興味深いことに、この調整をしても、姿勢と印象のつながりはしっかり残っていました。

体格が違っても、姿勢のちょっとした違いには共通して印象を左右する要素があったという結果です。

自然な立ち方の中に、性別を超えて影響する「印象」が潜んでいた点に、この研究の大きな意味があります。


🌱 中医学の視点──なぜ姿勢が印象と結びつくのか

中医学では「身体の状態は、気の巡りや心の働きに影響する」という考え方が古くから語られています。

例えば、首が伸びて胸まわりが広がる姿勢は、呼吸が整いやすく、気の巡りもスムーズになるとされます。
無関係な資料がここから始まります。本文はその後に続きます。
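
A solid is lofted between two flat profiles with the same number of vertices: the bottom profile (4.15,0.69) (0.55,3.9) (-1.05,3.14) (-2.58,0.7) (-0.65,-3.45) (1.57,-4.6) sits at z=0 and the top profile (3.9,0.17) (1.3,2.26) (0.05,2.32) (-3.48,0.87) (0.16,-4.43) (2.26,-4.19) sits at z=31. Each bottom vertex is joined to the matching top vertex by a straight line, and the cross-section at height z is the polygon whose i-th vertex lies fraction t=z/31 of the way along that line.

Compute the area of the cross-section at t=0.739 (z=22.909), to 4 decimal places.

Cross-section at t=0.739: each vertex is (1-t)·p0[i] + t·p1[i].
  v1: (1-0.739)·(4.15,0.69) + 0.739·(3.9,0.17) = (3.9653,0.3057)
  v2: (1-0.739)·(0.55,3.9) + 0.739·(1.3,2.26) = (1.1042,2.6880)
  v3: (1-0.739)·(-1.05,3.14) + 0.739·(0.05,2.32) = (-0.2371,2.5340)
  v4: (1-0.739)·(-2.58,0.7) + 0.739·(-3.48,0.87) = (-3.2451,0.8256)
  v5: (1-0.739)·(-0.65,-3.45) + 0.739·(0.16,-4.43) = (-0.0514,-4.1742)
  v6: (1-0.739)·(1.57,-4.6) + 0.739·(2.26,-4.19) = (2.0799,-4.2970)
Shoelace sum Σ(x_i·y_{i+1} − x_{i+1}·y_i):
  i=1: 3.9653·2.6880 − 1.1042·0.3057 = +10.3212 (running +10.3212)
  i=2: 1.1042·2.5340 − -0.2371·2.6880 = +3.4355 (running +13.7567)
  i=3: -0.2371·0.8256 − -3.2451·2.5340 = +8.0274 (running +21.7841)
  i=4: -3.2451·-4.1742 − -0.0514·0.8256 = +13.5882 (running +35.3723)
  i=5: -0.0514·-4.2970 − 2.0799·-4.1742 = +8.9029 (running +44.2752)
  i=6: 2.0799·0.3057 − 3.9653·-4.2970 = +17.6746 (running +61.9498)
Area = |Σ|/2 = |61.9498|/2 = 30.9749

Area at t=0.739: 30.9749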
こうした姿勢は落ち着きや安定した心の状態とも結びつけられ、中医学では「外側の姿勢が内側に作用する」という見方が大切にされています。

一方で、今回の研究は、姿勢そのものと、他者がどのように感じ取るかという「印象」の関係を扱ったものであり、身体の「内側」については触れられていません。

ただ、姿勢が整うと呼吸が深くなり、体の軸が安定するといった中医学の視点は、「姿勢が人の見え方に影響しうる」という点で、研究とゆるやかに重なる部分があります。


📝 姿勢がつなぐコミュニケーションの扉

普段の姿勢は、その人の印象に少しずつ関わっています。

今回の研究は、頭や首、肩の向きの違いが、相手の受け取り方にどのようにつながるのかを丁寧に調べました。
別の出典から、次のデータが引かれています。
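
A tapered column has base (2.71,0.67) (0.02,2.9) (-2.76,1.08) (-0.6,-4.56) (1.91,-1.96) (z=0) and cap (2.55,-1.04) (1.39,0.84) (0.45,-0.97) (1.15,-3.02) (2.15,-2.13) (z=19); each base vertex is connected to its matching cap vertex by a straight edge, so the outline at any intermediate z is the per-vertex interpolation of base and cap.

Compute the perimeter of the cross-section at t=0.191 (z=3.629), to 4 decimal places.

Cross-section at t=0.191: each vertex is (1-t)·p0[i] + t·p1[i].
  v1: (1-0.191)·(2.71,0.67) + 0.191·(2.55,-1.04) = (2.6794,0.3434)
  v2: (1-0.191)·(0.02,2.9) + 0.191·(1.39,0.84) = (0.2817,2.5065)
  v3: (1-0.191)·(-2.76,1.08) + 0.191·(0.45,-0.97) = (-2.1469,0.6885)
  v4: (1-0.191)·(-0.6,-4.56) + 0.191·(1.15,-3.02) = (-0.2657,-4.2659)
  v5: (1-0.191)·(1.91,-1.96) + 0.191·(2.15,-2.13) = (1.9558,-1.9925)
Perimeter = Σ |v_{i+1} − v_i|:
  edge 1→2: √(-2.3978² + 2.1631²) = 3.2293 (running 3.2293)
  edge 2→3: √(-2.4286² + -1.8181²) = 3.0337 (running 6.2630)
  edge 3→4: √(1.8811² + -4.9543²) = 5.2994 (running 11.5624)
  edge 4→5: √(2.2216² + 2.2734²) = 3.1786 (running 14.7411)
  edge 5→1: √(0.7236² + 2.3359²) = 2.4454 (running 17.1865)
Perimeter = 17.1865

Perimeter at t=0.191: 17.1865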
姿勢は体のバランスを保つ事を目的とした自動的かつ無意識的な重力に対する体の反応ですが、そこには「その人らしさ」が表れます。

もちろん、この研究は「姿勢」と「印象」の関係を示したもので、どちらが原因かを結論づけてはいません。それでも、自然な姿勢が相手の感じ方に関わる可能性を示した点は、日常のコミュニケーションを見直すうえで役立つ視点になります。

日々の中で「姿勢」のことを少し意識するだけで、コミュニケーションが少し変わるかもしれません。

今回の研究は、そんな視点を持つためのひとつのきっかけになるものでした。